Alors que l'Europe se range à l'urgence de renforcer sa réglementation sur les dispositifs médicaux avec les mêmes procédures que celles appliquées pour le Médicament, les Etats-Unis pourraient bien nous en apprendre beaucoup sur l'évaluation, la surveillance et la réglementation des dispositifs, rappelle cet éditorial du Lancet, du 14 janvier. Ce marché américain, énorme, en pointe sur l'industrie cosmétique, a fait déjà ses propres expériences et a connu ses propres crises sur la régulation des dispositifs médicaux. Son agence de sécurité du Médicament, la Food and Drug Administration (FDA), dispose aujourd'hui des meilleures études et des données les plus fines de surveillance et se dirige vers une réglementation encore plus rigoureuse. Zoom sur l'expérience américaine, avec cet éditorial britannique.
L'expérience d'un marché colossal: Aux Etats-Unis, en 2010, les implants au gel de silicone ont été utilisés chez près de 150.000 américaines pour une augmentation mammaire et chez 46.000 femmes dans le cadre d'une reconstruction mammaire.
Une somme importante de données : La FDA a affirmé par deux fois leur sécurité en 2010. En juin 2010, la FDA publiait un rapport de 63 pages, réunissant l'ensemble des données d'études et de « pharmacovigilance » réunies depuis la réouverture du marché américain aux implants en gel de silicone, en 2006. Ce rapport aboutit à la sécurité des implants mammaires au gel de silicone.
Une communication transparente au public : Le 31 août 2010, après deux jours de Comité de sécurité, la FDA conclut à nouveau à la sécurité des implants avec gel de silicone et communique néanmoins de manière extrêmement transparente au public en informant sur les risques de complications et sur le caractère provisoire des implants : Un implant sur 2 devra être remplacé dans les 10 ans qui suivent l'intervention.
Pourquoi seuls les Etats-Unis ont-ils été épargnés par le scandale des prothèses PIP ? Les Etats-Unis ont déjà une longue histoire en ce qui concerne les implants à base de gel de silicone. Présents sur le marché américain dès les années 60, ont été mis sous le coup de la réglementation de la FDA en 1976, ont causé leurs premiers rapports d'effets secondaires néfastes dans les années 80, ont été interdits, faute de données suffisantes en 1991 avant de donner lieu à des recours collectifs de patients pour 4,3 milliards de dollars. L'interdiction des implants a été levée en 2006 pour 2 fabricants, Mentor et Allergan sur la base de grandes études post-AMM portant sur 40.000 femmes suivies pendant 10 ans. Des études, qui bien que les plus importantes aujourd'hui disponibles, sont contestées par certaines associations américaines. La FDA a été la seule institution à éclaircir le risque de lymphome anaplasique à grandes cellules (ALCL), précisant que même faible, il était associé à tous les types d'implants. Enfin, même si l'article du Lancet ne le mentionne pas, il faut rappeler l'enquête menée par la FDA, en 2000, sur le sol français au siège de la société Poly Implant Prothèses, l'avertissement et l'interdiction de marché qui ont suivi, le tout sans réaction –apparemment- des autorités sanitaires françaises.

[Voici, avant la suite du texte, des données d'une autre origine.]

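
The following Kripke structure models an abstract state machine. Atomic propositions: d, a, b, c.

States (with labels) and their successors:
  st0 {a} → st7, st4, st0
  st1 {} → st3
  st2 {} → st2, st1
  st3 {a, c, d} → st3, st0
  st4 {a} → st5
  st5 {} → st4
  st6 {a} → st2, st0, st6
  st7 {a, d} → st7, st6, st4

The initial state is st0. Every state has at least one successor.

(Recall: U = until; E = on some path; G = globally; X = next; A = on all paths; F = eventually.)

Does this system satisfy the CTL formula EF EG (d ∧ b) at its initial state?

No

States satisfying EG (d ∧ b): ∅.
States satisfying EF EG (d ∧ b): ∅.
No suitable path/successor from st0 witnesses the formula.
st0 ∉ Sat(EF EG (d ∧ b)).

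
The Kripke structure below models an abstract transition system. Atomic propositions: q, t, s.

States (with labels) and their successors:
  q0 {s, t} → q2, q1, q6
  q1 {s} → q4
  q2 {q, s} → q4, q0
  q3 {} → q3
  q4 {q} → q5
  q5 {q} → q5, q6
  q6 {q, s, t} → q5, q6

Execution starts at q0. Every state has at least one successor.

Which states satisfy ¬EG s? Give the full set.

{q1, q3, q4, q5}

States satisfying s: {q0, q1, q2, q6}.
States satisfying EG s: {q0, q2, q6}.
States satisfying ¬EG s: {q1, q3, q4, q5}.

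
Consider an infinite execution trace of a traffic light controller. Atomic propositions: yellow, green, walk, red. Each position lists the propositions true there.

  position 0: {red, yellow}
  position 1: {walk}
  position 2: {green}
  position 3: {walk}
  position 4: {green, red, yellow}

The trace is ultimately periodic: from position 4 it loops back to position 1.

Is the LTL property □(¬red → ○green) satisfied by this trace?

No

¬red → ○green must hold at every position from 0 onward. It fails at position 2, so □(¬red → ○green) is false.
Positions where ¬red holds: 1, 2, 3.
Check ○green at each: 1→ok, 2→fails, 3→ok.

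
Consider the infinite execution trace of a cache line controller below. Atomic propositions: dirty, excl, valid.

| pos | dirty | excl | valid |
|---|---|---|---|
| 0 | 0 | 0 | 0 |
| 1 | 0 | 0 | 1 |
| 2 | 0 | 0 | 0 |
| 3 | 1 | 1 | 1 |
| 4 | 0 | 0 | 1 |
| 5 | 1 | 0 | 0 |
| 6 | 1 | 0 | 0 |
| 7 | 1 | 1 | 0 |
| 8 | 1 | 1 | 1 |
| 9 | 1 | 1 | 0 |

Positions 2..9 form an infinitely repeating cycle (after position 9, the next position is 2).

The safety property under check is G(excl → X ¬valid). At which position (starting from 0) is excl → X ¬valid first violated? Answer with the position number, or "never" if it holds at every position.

Check excl → X ¬valid at each position in order: 0 ✓, 1 ✓, 2 ✓.
At position 3 the labels are {dirty, excl, valid} and the next position 4 has {valid}, so excl → X ¬valid is false there. This is the first violation.

3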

Aux Etats-Unis, les fabricants doivent prouver la sécurité de leurs dispositifs à la FDA : Ainsi, depuis 1992, la FDA a mis en place un processus réglementaire d'approbation centré sur la sécurité, exigeant que les fabricants poursuivent et achèvent les études de sécurité post-AMM et se dirigeant vers un registre national des destinataires d'implants mammaires.
Des échecs et des réussites, en bref, des leçons à retenir par les gouvernements, les institutions de santé et les professionnels de santé en Europe. Pour la sécurité des patients, conclut le Lancet.